Less than two days after an enforcement moratorium expired, U.S. and EU officials in transatlantic data transfer talks have reached a new “Privacy Shield” framework to replace the Safe Harbor regime struck down in the Schrems case last year. The new framework, also known as Safe Harbor 2.0, is expected to increase obligations on U.S. companies that handle the personal data of Europeans, while bringing stronger privacy enforcement by the U.S. Federal Trade Commission (“FTC”). The new Privacy Shield framework also includes new limitations on data surveillance by U.S. authorities, which had been a major sticking point during the negotiations.
As background, EU privacy law prohibits the transfer of personal data to U.S. organizations unless those organizations demonstrate an “adequate level of protection.” Until last year, the most common method to demonstrate this adequate level of protection was self-certification under the Safe Harbor principles, a standard administered by the U.S. Department of Commerce and enforced by the FTC. However, last October the European Court of Justice decided the Schremscase, which ended protected data transfers under the Safe Harbor principles and casted doubt on other data transfer mechanisms to the U.S. (namely, binding corporate rules and standard contractual clauses). Over the past three months, the U.S. Department of Commerce and the European Commission have been urgently trying to negotiate a replacement for the Safe Harbor regime. European regulators had agreed to an enforcement moratorium until the end of January to allow time for negotiations.
Even though Privacy Shield has now been announced as a replacement for Safe Harbor, the details of the new framework are still to be worked out. As such, it is too early to tell when it will be fully operational and how U.S. businesses will certify compliance with it. However, one thing that seems certain is that U.S. companies processing European personal data will have to agree to comply with decisions by European regulators in relation to that data. Already in Europe, some are calling the new Privacy Shield framework too weak, and the opinion of the EU’s numerous data protection regulators remains unknown. After the details are hammered out by the U.S. Department of Commerce and the European Commission, aspects of the new framework will doubtless come under scrutiny by EU politicians, regulators, and courts.

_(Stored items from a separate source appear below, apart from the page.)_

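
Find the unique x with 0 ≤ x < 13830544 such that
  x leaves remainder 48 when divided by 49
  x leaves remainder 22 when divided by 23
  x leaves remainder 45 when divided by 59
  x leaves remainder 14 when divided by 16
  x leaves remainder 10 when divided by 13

From x ≡ 48 (mod 49) write x = 48 + 49t. Substituting into x ≡ 22 (mod 23) gives 49t ≡ 20 (mod 23), and since 3⁻¹ ≡ 8 (mod 23), t ≡ 22. Hence x ≡ 48 + 49·22 = 1126 (mod 1127).
From x ≡ 1126 (mod 1127) write x = 1126 + 1127t. Substituting into x ≡ 45 (mod 59) gives 1127t ≡ 40 (mod 59), and since 6⁻¹ ≡ 10 (mod 59), t ≡ 46. Hence x ≡ 1126 + 1127·46 = 52968 (mod 66493).
From x ≡ 52968 (mod 66493) write x = 52968 + 66493t. Substituting into x ≡ 14 (mod 16) gives 66493t ≡ 6 (mod 16), and since 13⁻¹ ≡ 5 (mod 16), t ≡ 14. Hence x ≡ 52968 + 66493·14 = 983870 (mod 1063888).
From x ≡ 983870 (mod 1063888) write x = 983870 + 1063888t. Substituting into x ≡ 10 (mod 13) gives 1063888t ≡ 6 (mod 13), and since 7⁻¹ ≡ 2 (mod 13), t ≡ 12. Hence x ≡ 983870 + 1063888·12 = 13750526 (mod 13830544).

13750526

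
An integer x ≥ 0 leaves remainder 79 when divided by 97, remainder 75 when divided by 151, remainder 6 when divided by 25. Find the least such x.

The moduli are pairwise coprime; N = 97·151·25 = 366175.
N/97 = 3775; 3775 ≡ 89 (mod 97); 89·12 ≡ 1, so inverse 12.
N/151 = 2425; 2425 ≡ 9 (mod 151); 9·84 ≡ 1, so inverse 84.
N/25 = 14647; 14647 ≡ 22 (mod 25); 22·8 ≡ 1, so inverse 8.
x ≡ 79·3775·12 + 75·2425·84 + 6·14647·8 = 19559256.
19559256 mod 366175 = 151981.

151981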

Though the Privacy Shield framework is still in its preliminary stages and much ambiguity remains, U.S. business should welcome these steps toward more certainly in a post-Schrems world. The sudden state of non-compliance with EU privacy rules that erupted after Schrems has been a key concern for global companies that rely on international data transfers. Many data-focused companies with data servers and data storage located in the U.S. relied on and invested heavily into the Safe Harbor regime before Schrems. Even global companies that do not deal in the commoditization of personal data relied on the regime to move personal information about employees, contractors, and vendors into and out of the EU.
Once Safe Harbor was gone, many companies decided to adopt the EU standard privacy clauses into their contracts and affiliate agreements as a substitute method of demonstrating an “adequate level of protection” for European personal data. However, this alternative is not guaranteed, as the EU standard privacy clauses are at risk of invalidation via an EU court challenge on the same grounds cited in theSchrems decision. Because of this uncertainty, many other companies previously reliant on the Safe Harbor regime have taken a wait-and-see approach over the past three months, and should be encouraged that this new Privacy Shield framework has come into clearer focus.
The European Commission is now expected to consider and prepare a draft adequacy decision regarding Privacy Shield over the next few weeks. Once completed, the final Privacy Shield framework will be voted on by the European Commission. A group of European data protection regulators followed the announcement of the Privacy Shield framework by saying that the group would not give any opinion on the legality of EU standard privacy clauses until spring. The end result of these Privacy Shield negotiations with the U.S. will not be an international treaty, but rather an agreement with the U.S. Department of Commerce, the finalization of which will not require congressional or presidential approval. However, the finalization of the Privacy Shield negotiations with the U.S. will most likely be followed by a court challenge against the new framework in the EU.